Nos termos do Artigo 21º do Regulamento:
1. Salvo disposição em contrário do presente regulamento, a lei aplicável ao conjunto da sucessão é a lei do Estado onde o falecido tinha residência habitual no momento do óbito.2. Caso, a título excecional, resulte claramente do conjunto das circunstâncias que, no momento do óbito, o falecido tinha uma relação manifestamente mais estreita com um Estado diferente do Estado cuja lei seria aplicável nos termos do nº 1, é aplicável à sucessão a lei desse outro Estado.
Este regime do nº 2 é particularmente pertinente para países como o nosso, em que emigrantes passam grande parte da vida ativa noutro país da União Europeia, mantendo a intenção de regressar. «A conexão manifestamente mais estreita com outro país só existirá se o de cujus se limitar a ter no país da residência habitual o centro dos seus interesses – local de trabalho, de morada e da família -, sem que sobreviessem outros laços de diferente natureza (patrimonial, cultural, social). Apenas nessas circunstâncias haverá uma manifesta (percetível para todos) maior ligação com outro país, apesar do centro de vida estar estabelecido no Estado da residência. (…) Importa saber se as ligações sentimentais do falecido (as datas especiais, as férias, a intenção de regressar), o ambiente cultural e social em que vive integrado e a circunstância de a maioria do património se situar em Portugal revelam uma ligação manifestamente mais estreita com o país da nacionalidade.” (Afonso Patrão, “Problemas práticos na aplicação do regulamento europeu das sucessões», no BFDUC, vol. XCIV, t. II, 2018, pp. 1195-1196 e 1197).

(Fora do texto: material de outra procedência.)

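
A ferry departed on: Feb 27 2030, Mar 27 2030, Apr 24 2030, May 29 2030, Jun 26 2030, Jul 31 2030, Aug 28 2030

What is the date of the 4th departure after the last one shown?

Dec 25 2030

Every date is a Wednesday; gaps 28, 28, 35, 28, 35, 28 days.
Each is the last Wednesday of its month (at least one falls on the 29th or later, ruling out '4th Wednesday').
September 2030 ends with Wednesday Sep 25 2030.
Last Wednesday of October 2030: Oct 30 2030.
Last Wednesday of November 2030: Nov 27 2030.
December 2030 ends with Wednesday Dec 25 2030.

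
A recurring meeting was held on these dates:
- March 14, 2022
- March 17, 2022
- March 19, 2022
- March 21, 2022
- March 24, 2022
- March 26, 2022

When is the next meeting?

Every event lands on a Monday or Thursday or Saturday (gaps cycle 3, 2, 2, 3, 2).
So the schedule is: every Monday, Thursday and Saturday.
Next Monday: March 28, 2022.

March 28, 2022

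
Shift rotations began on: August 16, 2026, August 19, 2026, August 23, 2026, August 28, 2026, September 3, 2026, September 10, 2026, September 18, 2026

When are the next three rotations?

Gaps: 3, 4, 5, 6, 7, 8 days — each gap is 1 larger than the previous one.
Next gap: 9 days. September 18, 2026 + 9 days = September 27, 2026.
Next gap: 10 days. September 27, 2026 + 10 days = October 7, 2026.
Next gap: 11 days. October 7, 2026 + 11 days = October 18, 2026.

September 27, 2026; October 7, 2026; October 18, 2026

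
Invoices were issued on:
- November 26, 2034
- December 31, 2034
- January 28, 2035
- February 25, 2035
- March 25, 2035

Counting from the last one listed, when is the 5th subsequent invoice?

All Sundays; the gaps (35, 28, 28, 28) vary with month length.
This is the last Sunday of each month.
Last Sunday of April 2035: April 29, 2035.
May 2035 ends with Sunday May 27, 2035.
Last Sunday of June 2035: June 24, 2035.
Last Sunday of July 2035: July 29, 2035.
Last Sunday of August 2035: August 26, 2035.

August 26, 2035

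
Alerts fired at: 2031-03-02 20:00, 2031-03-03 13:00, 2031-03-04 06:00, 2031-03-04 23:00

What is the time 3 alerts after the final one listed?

2031-03-07 02:00

The interval is a steady 17 hours (17, 17, 17).
2031-03-04 23:00 + 17 h = 2031-03-05 16:00.
2031-03-05 16:00 + 17 h = 2031-03-06 09:00.
2031-03-06 09:00 + 17 h = 2031-03-07 02:00.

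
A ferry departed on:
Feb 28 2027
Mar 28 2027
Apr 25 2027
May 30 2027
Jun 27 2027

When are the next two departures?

Jul 25 2027, Aug 29 2027

All Sundays; the gaps (28, 28, 35, 28) vary with month length.
This is the last Sunday of each month.
July 2027 ends with Sunday Jul 25 2027.
Last Sunday of August 2027: Aug 29 2027.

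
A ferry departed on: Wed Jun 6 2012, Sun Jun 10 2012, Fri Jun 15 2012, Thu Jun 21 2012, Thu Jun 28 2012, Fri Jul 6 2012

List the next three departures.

The spacing grows by 1 each time: 4, 5, 6, 7, 8 days.
Next gap: 9 days. Fri Jul 6 2012 + 9 days = Sun Jul 15 2012.
Next gap: 10 days. Sun Jul 15 2012 + 10 days = Wed Jul 25 2012.
Next gap: 11 days. Wed Jul 25 2012 + 11 days = Sun Aug 5 2012.

Sun Jul 15 2012, Wed Jul 25 2012, Sun Aug 5 2012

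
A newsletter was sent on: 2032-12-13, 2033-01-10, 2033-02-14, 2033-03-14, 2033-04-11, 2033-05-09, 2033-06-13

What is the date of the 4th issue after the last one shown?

2033-10-10

These are Mondays at 28- or 35-day spacing (28, 35, 28, 28, 28, 35).
The pattern: 2nd Monday of the month.
July 2033 — 2nd Monday is 2033-07-11.
2nd Monday of August 2033: 2033-08-08.
2nd Monday of September 2033: 2033-09-12.
October 2033 — 2nd Monday is 2033-10-10.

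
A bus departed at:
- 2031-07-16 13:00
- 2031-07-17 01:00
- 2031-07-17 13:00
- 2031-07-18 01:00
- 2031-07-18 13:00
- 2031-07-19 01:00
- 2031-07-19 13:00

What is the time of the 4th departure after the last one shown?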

No caso em apreço, existem elementos suficientes para afirmar que o inventariado tinha a sua residência habitual – interpretada nos precisos moldes preconizado no Regulamento e seus considerandos – em Portugal. Com efeito, o inventariado era português e faleceu em Ponta Delgada, sendo natural da ilha de São Miguel. E, sobretudo, o inventariado deixou como único bem a partilhar a sua residência sita na Ilha de São Miguel na freguesia (…). Mesmo que estivesse provado que, nos últimos anos de vida, o inventariado coabitou com a filha no Canadá a fim de ser tratado por esta (conforme parece pressupor-se no que é afirmado no testamento), o demais circunstancialismo fáctico é suficiente para afirmar que o mesmo tinha residência habitual em São Miguel, para efeitos da aplicação do Regulamento nº 650/2012.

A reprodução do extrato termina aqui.